Immer mehr Gerüche steigen mir in die Nase, welche das seien? „Zimt, Vanille, Rum, Kardamom und Nelke“ antwortet die gelernte Konditorin, die in Stralsund geboren ist, aber noch im Kleinkindalter auf die Insel Rügen zog. Seit den Anfängen der Eröffnung des Rosencafés ist sie dabei. Man spürt gleich, dass sie sich selbst mit verbundenen Augen in ihrer Konditorei zurechtfinden würde.

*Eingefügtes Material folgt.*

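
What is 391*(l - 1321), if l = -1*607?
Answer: -753848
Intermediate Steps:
l = -607
391*(l - 1321) = 391*(-607 - 1321) = 391*(-1928) = -753848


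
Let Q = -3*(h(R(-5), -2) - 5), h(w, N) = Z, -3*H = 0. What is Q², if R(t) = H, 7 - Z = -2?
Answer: 144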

Das Geheimnis des perfekten Stollens
Bei so vielen Zutaten wird klar, warum es zwei Jahre dauerte, das perfekte Rezept zu finden. So schlicht ein Stollen auch zu sein scheint – ist das Backwerk doch ein subtiles Zusammenspiel von Aromen. Der perfekte Stollen, sind sich die Schwestern einig, darf im Mund nicht „mehr werden“. Er müsse saftig sein, mit ausgewogenen Aromen, jede einzelne Zutat müsse aufs Gramm genau stimmen.
Einen guten Stollen müsse man sich erarbeiten, meint Anja Grasmann. „Das war ja früher schon so, gute Stollenrezepte wurden von Generation zu Generation weitervererbt“, erzählt ihre Schwester Anett. „In den Konditoreien kannte oft nur der Besitzer das genaue Rezept“.

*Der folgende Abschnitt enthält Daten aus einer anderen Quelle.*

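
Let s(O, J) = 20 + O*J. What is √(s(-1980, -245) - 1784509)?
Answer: I*√1299389 ≈ 1139.9*I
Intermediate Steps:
s(O, J) = 20 + J*O
√(s(-1980, -245) - 1784509) = √((20 - 245*(-1980)) - 1784509) = √((20 + 485100) - 1784509) = √(485120 - 1784509) = √(-1299389) = I*√1299389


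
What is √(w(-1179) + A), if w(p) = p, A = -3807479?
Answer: I*√3808658 ≈ 1951.6*I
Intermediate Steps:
√(w(-1179) + A) = √(-1179 - 3807479) = √(-3808658) = I*√3808658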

Sobald sich der Teig vom Kesselrand löst, wird der Teig portionsweise gewogen. Genau 570 Gramm müssen es sein, die dann noch einmal per Hand geknetet werden. Bald ist die mehlbestäubte Arbeitsfläche voll mit quadratischen Stollenteigen, deren Anblick einem das Wasser im Munde zusammenlaufen lässt. Mit einem Nudelholz rollt Anett Grasmann sie noch ein bisschen glatter – als Vorbereitung für die aromatische Mohnfüllung. „Mohn geht bei uns immer unglaublich gut“, erklärt Anja Grasmann, „daher wollten wir dieses Jahr neben dem klassischen Christstollen auch einen Mohnstollen backen“. Mit der Mohnfüllung bestrichen, werden sie von den Schwestern eingerollt, in die Form gegeben und leicht angedrückt.

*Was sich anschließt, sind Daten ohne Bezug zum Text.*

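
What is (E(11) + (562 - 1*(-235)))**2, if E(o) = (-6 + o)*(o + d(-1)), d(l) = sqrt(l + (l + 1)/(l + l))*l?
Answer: 725879 - 8520*I ≈ 7.2588e+5 - 8520.0*I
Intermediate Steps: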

Ein guter Stollen braucht Liebe – und Zeit
Eine Stunde lang gehen die Teige bei kuscheligen Temperaturen, wie es jeder Hefeteig gern hat, bevor sie im Ofen verschwinden. Anschließend werden die Stollen mit flüssiger, goldgelber Butter bepinselt und mit Zucker eingerieben – alles in Teamarbeit, die zwischen den beiden Schwestern ohne große Worte funktioniert.
Zum Schluss werden die Stollen mit Schneezucker versehen, der verhindert, dass der Stollen Feuchtigkeit von außen aufnimmt. So wird das Gebäck länger haltbar, denn immerhin muss der Stollen gute drei bis vier Wochen lagern. Erst dann haben die Aromen den Stollen ganz und gar durchzogen. Natürlich darf ich am Ende noch probieren: der Mohnstollen ist so lecker, dass ich noch beim Kauen bereits gierig nach einem zweiten Stück schiele – und plötzlich verstehe, warum das Rezept geheim bleiben muss. Schließlich würde ja auch niemand den Ort verraten, an dem er einen Goldschatz vergraben hat.
Am 8. Und 9. Dezember veranstaltet das Rosencafé in Putbus von 13 bis 18 Uhr einen Adventsmarkt mit einem weihnachtlichen Live-Programm und leckerem Gebäck – von Baumkuchen über Weihnachtsplätzchen bis hin zum Stollen.